One frequently recommend path is referred to as ‘bridging’.
First of all, bridging assumes you are part of a couple. You and your significant other are both currently employed and bringing in enough income to both support your basic necessities and hopefully put something away either in your retirement accounts, kid’s college savings, or other investments. But when the tug of business ownership becomes overwhelming, and one of you decides to become a franchise business owner, the other keeps their day job – you ‘bridge’ your way to business ownership.
By bridging, you’ll lose one of your income sources, but have enough income to cover the all-important mortgage and basic expenses. But there’s another important benefit.

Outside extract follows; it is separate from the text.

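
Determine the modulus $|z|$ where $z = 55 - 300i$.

|z| = sqrt(a^2 + b^2) = sqrt(55^2 + (-300)^2) = sqrt(93025) = 305


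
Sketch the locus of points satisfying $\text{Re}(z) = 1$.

Re(z) = x where z = x + yi; the equation x = 1 is satisfied by all points with that x-coordinate
Locus: Vertical line x = 1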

Even though a franchise business normally brings less stress than starting something from scratch, there’s still a startup phase. Starting around the time the ink is just drying on your new business cards, but before you’ve actually starting ringing the cash register, the uncertainty of when the sales will come inevitably starts to creep in. A typical startup phase can last anywhere from 6 to 18 months, or longer, depending on the concept you choose. So having the basics covered during this time will lower stress on finances and ultimately your relationship with your partner, and free you up to give your new endeavor your complete focus.

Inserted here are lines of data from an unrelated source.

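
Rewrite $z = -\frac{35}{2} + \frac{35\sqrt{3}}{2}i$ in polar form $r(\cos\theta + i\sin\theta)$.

r = |z| = sqrt(a^2 + b^2) = sqrt((-35/2)^2 + (35*sqrt(3)/2)^2) = sqrt(1225/4 + 3675/4) = sqrt(1225) = 35
θ = arctan(b/a) = arctan(30.3109/-17.5) (quadrant-adjusted) = 120°
z = 35(cos 120° + i sin 120°)


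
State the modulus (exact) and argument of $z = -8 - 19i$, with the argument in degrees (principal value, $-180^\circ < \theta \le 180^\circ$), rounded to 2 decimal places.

|z| = sqrt((-8)^2 + (-19)^2) = sqrt(425)
arg(z) = arctan(b/a) = arctan(-19/-8) (quadrant-adjusted) = -112.83°


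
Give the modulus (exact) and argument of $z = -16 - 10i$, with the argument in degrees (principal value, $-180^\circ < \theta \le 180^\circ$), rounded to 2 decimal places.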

It’s important to consider that, even though the partner in the job won’t be focused on the franchise on a daily basis, they are still making sacrifices for your new venture. By making it a point to check in on their stress level periodically, you’ll be able to head off any possible issues caused by them feeling like they’re shouldering all the financial burden of your new venture. Keeping them apprised of your successes, making them a part of your budgeting process. and showing them your progress are all ways you can make them see the benefit of the bridging concept and how it’s really both of you who are working toward this newfound goal of business ownership.
One thing entrepreneurs seem to have in common is they say they waited too long to take the leap into making business ownership a reality. By using the bridging strategy, perhaps you can get started sooner rather than later.